With a community such as this one, it barely matters if a return to office comes full-force and promptly, or -- as Ray Wong suggests -- if the next phase incorporates increased flexibility for employees, with remote-work and co-working spaces taking up more space in the corporate world. Either way, an environment like Sugar Wharf supports individuals' needs, pace, and productivity, all of which will demand respect as the city at large works towards its collective post-pandemic goal: healing.

"Having our sports teams back, having people feel safe being in groups... I think the goal is a humanity goal, but I think what happens is as those things happen, so too will the office markets and the retail and the restaurants and the arts and the condos, it's a tide that rises and goes together. It's such an interconnected web," Grossman explains. 

"The goal is to safely elevate, over time, as close back to that energy [as possible], and that's the norm. To me, the 'normal' part is that ecosystem building upon itself in a positive way versus a negative way."

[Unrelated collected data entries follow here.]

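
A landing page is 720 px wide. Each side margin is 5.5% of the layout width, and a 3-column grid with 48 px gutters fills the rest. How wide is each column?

720 × (1 − 2·5.5%) = 720 × 89% = 640.8 px for the columns.
640.8 − 2·48 = 544.8; ÷3 gives c = 181.6 px.

181.6 px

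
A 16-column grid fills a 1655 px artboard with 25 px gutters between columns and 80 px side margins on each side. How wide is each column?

70 px

Subtract both margins: 1655 − 2·80 = 1495 px.
1495 − 15·25 = 1120; ÷16 gives c = 70 px.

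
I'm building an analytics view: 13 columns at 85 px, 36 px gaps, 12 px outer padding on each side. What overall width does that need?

1561 px

Artboard = 2·12 + 13·85 + 12·36 = 24 + 1105 + 432 = 1561 px.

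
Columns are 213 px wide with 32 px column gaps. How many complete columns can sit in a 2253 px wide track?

k columns need k·213 + (k−1)·32 = k·245 − 32.
k·245 − 32 ≤ 2253 → k ≤ 2285 / 245 ≈ 9.33, so k = 9.

9 columns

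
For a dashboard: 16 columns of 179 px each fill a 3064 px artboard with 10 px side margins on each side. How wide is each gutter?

Content width = 3064 − 2·10 = 3044 px.
16 columns take 16·179 = 2864 px; remaining 180 splits into 15 gutters.
g = 180 / 15 = 12 px.

12 px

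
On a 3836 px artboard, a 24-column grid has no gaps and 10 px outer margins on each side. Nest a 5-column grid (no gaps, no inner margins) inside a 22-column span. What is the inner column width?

Take off 20 px of margins, leaving 3816 px.
With no gaps, each column is 3816/24 = 159 px.
With no gaps, 22 columns span 22·159 = 3498 px.
With no gaps, each column is 3498/5 = 699.6 px.

699.6 px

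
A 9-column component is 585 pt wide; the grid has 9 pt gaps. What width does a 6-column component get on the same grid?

387 pt

9 columns + 8 gaps: 9c + 8·9 = 585.
9c = 585 − 72 = 513, so c = 57 pt.
Span of 6: 6·57 + 5·9 = 342 + 45 = 387 pt.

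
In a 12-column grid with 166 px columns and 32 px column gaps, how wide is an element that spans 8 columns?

1552 px

8-column span = 8·166 + 7·32 = 1552 px.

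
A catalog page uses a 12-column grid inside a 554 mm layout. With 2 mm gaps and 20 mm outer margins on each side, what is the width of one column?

Inside the margins: 554 − 40 = 514 mm.
Subtracting 11 gaps of 2 leaves 492 for 12 columns, so c = 41 mm.

41 mm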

Large as it may be, Toronto -- with its ecosystem of lives, structures, transits and energies that thrive because of one another -- could be called a microcosm of the vast Great Lake that crashes against the city's shores. Lake Ontario serves as a reminder of the importance of honouring beauty, rhythm, and natural processes in the best of times, but even more-so as we reel from the impacts of a global pandemic rocking our world for the better part of a year.

Tim Kocur, Executive Director at Waterfront BIA, notes that the bustling nature of the waterfront trails through 2020's summer months -- Labour Day weekend, in particular, saw more than 39,000 visitors to the picturesque area -- making a solid case for an innate pull many have felt toward back-to-nature experiences this year. And now, with a freshly-booming east Bayfront pocket of the city, Torontonians corporate and non-corporate alike will only have more reasons to experience the neighbourhood more often.

Sean notes that even over the course of the last nine months, as buildings have been completed along the waterfront, the area has already seen major positive transformation.

"It's a different city, and [for those who haven't visited in a while,] it's something that is worth the drive," he says. "I think people in Toronto are going to be proud of what's going on down there."